What are the benefits of Cognitive Behavioural Therapy?
One of the benefits of CBT with My Family Psychologist is that we can offer an inclusive environment working with you to develop your skills and use them actively to reduce the chances of negative thoughts or unhelpful thinking patterns spiralling in future situations.
Cognitive Behavioural Therapy (CBT)
CBT Case Study
JD is a 20 year old woman who became known to mental health services when she was 19 years old. She self-referred following years of being experiencing intense feelings of worry and anxiety.
She was a happy child growing up and apart from the separation of her parents when she was 13 years old, she had not experienced any other particularly distressing life events. She was sociable at school and got on well with most of her peers. She worked hard in school and achieved good grades on her GCSEs and A levels. She engaged in activities outside of school including performing arts.
Despite this, during her teenage years, she began to engage in self harming behaviour and had constant fears that something bad was going to happen to her or her family. She experienced panic attacks and often would experience nausea and sickness. She would fail to meet deadlines because she feared her work would not be good enough.
She experienced intense fluctuating emotions and found it hard to regulate her them, often causing her to self-harm or shut herself off in order to cope. She never spoke to her family or friends about this. She had thoughts about ending her life, although never followed through with this as she was scared about how this would impact her family.
During assessment, she was found to meet the criteria for GAD (Generalised Anxiety Disorder) and borderline bi-polar. JD expressed that she struggled to sleep through ruminating thoughts and that she experienced physical sensations in her body including shaking and finding it hard to breathe.
The therapist decided that the best course of action would be to engage with Talking Therapies alongside being prescribed different anti-anxiety medication (SSRI – Serotonin Reuptake Inhibitor Medication).
JD decided that she wanted to engage in Cognitive Behavioural Therapy and consider different medication in the future.
JD began working with a Cognitive Behavioural Therapist over the phone. They had weekly telephone consultations and JD was sent some self-help guides to work through to work through her anxiety and diagnosis (This was done through psycho-education about her condition).
JD focused on addressing her thought processes and changing the way she thought about scenarios. The therapist worked with JD to challenge her thoughts and replace them with more helpful outcomes.

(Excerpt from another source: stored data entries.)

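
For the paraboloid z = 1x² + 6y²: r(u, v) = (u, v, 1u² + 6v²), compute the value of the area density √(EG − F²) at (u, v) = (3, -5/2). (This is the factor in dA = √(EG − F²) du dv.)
√(EG − F²)|_{(3, -5/2)} = sqrt(937)

E = 4*u^2 + 1, F = 24*u*v, G = 144*v^2 + 1, so EG − F² = 4*u^2 + 144*v^2 + 1. Taking the positive square root: √(EG − F²) = sqrt(4*u^2 + 144*v^2 + 1). At (u, v) = (3, -5/2): sqrt(937).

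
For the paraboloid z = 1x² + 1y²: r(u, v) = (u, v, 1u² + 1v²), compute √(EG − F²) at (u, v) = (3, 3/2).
√(EG − F²)|_{(3, 3/2)} = sqrt(46)

E = 4*u^2 + 1, F = 4*u*v, G = 4*v^2 + 1; EG − F² = 4*u^2 + 4*v^2 + 1; √(EG − F²) = sqrt(4*u^2 + 4*v^2 + 1). At the given point: sqrt(46).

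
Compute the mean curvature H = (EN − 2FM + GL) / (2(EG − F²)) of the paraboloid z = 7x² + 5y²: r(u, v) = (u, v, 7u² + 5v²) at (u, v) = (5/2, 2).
H = 993*sqrt(1626)/293764

With E = 196*u^2 + 1, F = 140*u*v, G = 100*v^2 + 1, L = 14/sqrt(196*u^2 + 100*v^2 + 1), M = 0, N = 10/sqrt(196*u^2 + 100*v^2 + 1), assemble
  H = (EN − 2FM + GL) / (2(EG − F²)) = 4*(245*u^2 + 175*v^2 + 3)/(196*u^2 + 100*v^2 + 1)^(3/2).
At (u, v) = (5/2, 2): H = 993*sqrt(1626)/293764.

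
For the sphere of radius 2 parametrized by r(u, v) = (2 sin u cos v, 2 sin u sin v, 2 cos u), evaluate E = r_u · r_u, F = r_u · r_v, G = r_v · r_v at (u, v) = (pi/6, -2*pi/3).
E = 4;  F = 0;  G = 1

Partials: r_u = (2*cos(u)*cos(v), 2*sin(v)*cos(u), -2*sin(u)), r_v = (-2*sin(u)*sin(v), 2*sin(u)*cos(v), 0). As functions of (u, v):
  E = r_u · r_u = 4,
  F = r_u · r_v = 0,
  G = r_v · r_v = 4*sin(u)^2.
Evaluating at (u, v) = (pi/6, -2*pi/3): E = 4, F = 0, G = 1.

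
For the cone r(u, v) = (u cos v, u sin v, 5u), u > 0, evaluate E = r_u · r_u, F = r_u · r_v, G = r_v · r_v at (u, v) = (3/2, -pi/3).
E = 26;  F = 0;  G = 9/4

Partials: r_u = (cos(v), sin(v), 5), r_v = (-u*sin(v), u*cos(v), 0). As functions of (u, v):
  E = r_u · r_u = 26,
  F = r_u · r_v = 0,
  G = r_v · r_v = u^2.
Evaluating at (u, v) = (3/2, -pi/3): E = 26, F = 0, G = 9/4.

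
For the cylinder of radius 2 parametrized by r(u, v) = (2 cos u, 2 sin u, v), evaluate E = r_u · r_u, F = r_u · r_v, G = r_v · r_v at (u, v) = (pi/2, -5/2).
E = 4;  F = 0;  G = 1

Partials: r_u = (-2*sin(u), 2*cos(u), 0), r_v = (0, 0, 1). As functions of (u, v):
  E = r_u · r_u = 4,
  F = r_u · r_v = 0,
  G = r_v · r_v = 1.
Evaluating at (u, v) = (pi/2, -5/2): E = 4, F = 0, G = 1.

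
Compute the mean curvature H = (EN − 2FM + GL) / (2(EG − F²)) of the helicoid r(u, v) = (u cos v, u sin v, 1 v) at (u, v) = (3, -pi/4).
H = 0

With E = 1, F = 0, G = u^2 + 1, L = 0, M = -1/sqrt(u^2 + 1), N = 0, assemble
  H = (EN − 2FM + GL) / (2(EG − F²)) = 0.
At (u, v) = (3, -pi/4): H = 0.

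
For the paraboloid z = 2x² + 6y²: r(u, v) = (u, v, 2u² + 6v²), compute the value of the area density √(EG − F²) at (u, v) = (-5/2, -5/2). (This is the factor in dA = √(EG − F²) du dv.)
√(EG − F²)|_{(-5/2, -5/2)} = sqrt(1001)

E = 16*u^2 + 1, F = 48*u*v, G = 144*v^2 + 1, so EG − F² = 16*u^2 + 144*v^2 + 1. Taking the positive square root: √(EG − F²) = sqrt(16*u^2 + 144*v^2 + 1). At (u, v) = (-5/2, -5/2): sqrt(1001).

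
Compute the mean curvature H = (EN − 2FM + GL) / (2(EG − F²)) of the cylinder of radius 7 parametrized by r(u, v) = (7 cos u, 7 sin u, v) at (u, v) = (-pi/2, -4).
H = -1/14

With E = 49, F = 0, G = 1, L = -7, M = 0, N = 0, assemble
  H = (EN − 2FM + GL) / (2(EG − F²)) = -1/14.
At (u, v) = (-pi/2, -4): H = -1/14.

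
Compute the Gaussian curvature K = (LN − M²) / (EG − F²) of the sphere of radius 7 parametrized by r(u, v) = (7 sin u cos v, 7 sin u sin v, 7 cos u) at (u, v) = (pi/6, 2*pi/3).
K = 1/49

Coefficients of the first fundamental form: E = 49, F = 0, G = 49*sin(u)^2.
Coefficients of the second fundamental form: L = -7*sin(u)/Abs(sin(u)), M = 0, N = -7*sin(u)^3/Abs(sin(u)).
Assemble K = (LN − M²)/(EG − F²) = 1/49. At (u, v) = (pi/6, 2*pi/3): K = 1/49.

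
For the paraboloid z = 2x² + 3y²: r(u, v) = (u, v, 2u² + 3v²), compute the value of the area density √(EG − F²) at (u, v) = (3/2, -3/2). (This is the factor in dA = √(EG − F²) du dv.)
√(EG − F²)|_{(3/2, -3/2)} = sqrt(118)

E = 16*u^2 + 1, F = 24*u*v, G = 36*v^2 + 1, so EG − F² = 16*u^2 + 36*v^2 + 1. Taking the positive square root: √(EG − F²) = sqrt(16*u^2 + 36*v^2 + 1). At (u, v) = (3/2, -3/2): sqrt(118).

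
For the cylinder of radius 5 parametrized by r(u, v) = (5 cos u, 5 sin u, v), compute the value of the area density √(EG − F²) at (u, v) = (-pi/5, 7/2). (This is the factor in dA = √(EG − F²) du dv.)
√(EG − F²)|_{(-pi/5, 7/2)} = 5

E = 25, F = 0, G = 1, so EG − F² = 25. Taking the positive square root: √(EG − F²) = 5. At (u, v) = (-pi/5, 7/2): 5.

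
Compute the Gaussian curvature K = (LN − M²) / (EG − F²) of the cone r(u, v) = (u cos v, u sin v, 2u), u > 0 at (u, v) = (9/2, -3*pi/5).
K = 0

Coefficients of the first fundamental form: E = 5, F = 0, G = u^2.
Coefficients of the second fundamental form: L = 0, M = 0, N = 2*sqrt(5)*u^2/(5*Abs(u)).
Assemble K = (LN − M²)/(EG − F²) = 0. At (u, v) = (9/2, -3*pi/5): K = 0.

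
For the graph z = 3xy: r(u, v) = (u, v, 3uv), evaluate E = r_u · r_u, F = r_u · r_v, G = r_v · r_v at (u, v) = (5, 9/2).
E = 733/4;  F = 405/2;  G = 226

Partials: r_u = (1, 0, 3*v), r_v = (0, 1, 3*u). As functions of (u, v):
  E = r_u · r_u = 9*v^2 + 1,
  F = r_u · r_v = 9*u*v,
  G = r_v · r_v = 9*u^2 + 1.
Evaluating at (u, v) = (5, 9/2): E = 733/4, F = 405/2, G = 226.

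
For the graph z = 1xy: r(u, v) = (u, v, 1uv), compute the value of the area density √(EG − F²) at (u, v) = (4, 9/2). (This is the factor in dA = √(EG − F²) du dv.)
√(EG − F²)|_{(4, 9/2)} = sqrt(149)/2

E = v^2 + 1, F = u*v, G = u^2 + 1, so EG − F² = u^2 + v^2 + 1. Taking the positive square root: √(EG − F²) = sqrt(u^2 + v^2 + 1). At (u, v) = (4, 9/2): sqrt(149)/2.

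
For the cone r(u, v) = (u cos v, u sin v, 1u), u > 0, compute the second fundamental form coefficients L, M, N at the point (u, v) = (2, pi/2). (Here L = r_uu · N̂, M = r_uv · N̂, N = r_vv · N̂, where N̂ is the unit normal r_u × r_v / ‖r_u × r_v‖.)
L = 0;  M = 0;  N = sqrt(2)

Compute the unit normal N̂(u, v) = (-sqrt(2)*u*cos(v)/(2*Abs(u)), -sqrt(2)*u*sin(v)/(2*Abs(u)), sqrt(2)*u/(2*Abs(u))), and the second partials r_uu, r_uv, r_vv. Take dot products:
  L(u, v) = r_uu · N̂ = 0,
  M(u, v) = r_uv · N̂ = 0,
  N(u, v) = r_vv · N̂ = sqrt(2)*u^2/(2*Abs(u)).
Evaluating at (u, v) = (2, pi/2):
  L = 0, M = 0, N = sqrt(2).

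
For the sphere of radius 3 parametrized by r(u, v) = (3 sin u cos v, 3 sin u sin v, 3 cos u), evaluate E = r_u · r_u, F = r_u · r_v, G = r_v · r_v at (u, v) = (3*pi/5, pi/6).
E = 9;  F = 0;  G = 9*sqrt(5)/8 + 45/8

Partials: r_u = (3*cos(u)*cos(v), 3*sin(v)*cos(u), -3*sin(u)), r_v = (-3*sin(u)*sin(v), 3*sin(u)*cos(v), 0). As functions of (u, v):
  E = r_u · r_u = 9,
  F = r_u · r_v = 0,
  G = r_v · r_v = 9*sin(u)^2.
Evaluating at (u, v) = (3*pi/5, pi/6): E = 9, F = 0, G = 9*sqrt(5)/8 + 45/8.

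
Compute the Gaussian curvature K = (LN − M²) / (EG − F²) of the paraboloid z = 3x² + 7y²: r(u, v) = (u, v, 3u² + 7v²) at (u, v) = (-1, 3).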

JD also began to think more realistically about her thoughts; JD often had thoughts that if she left the house for work, something bad would happen to her so she started asking herself, ‘What is the worst thing that could happen if I get on the bus and go to work?’.
She was able to break that cycle of unhelpful thinking to reduce her risk of experiencing unhelpful thoughts which lead to her experiencing physical symptoms of panic attacks.
JD also addressed her coping strategies in regards to her emotion management and self-harm behaviour. She began using positive self-talk to manage her emotions and re-framing her mindset so that she was able to think more positively and realistically.
JD had weekly sessions for one hour over 12 week period.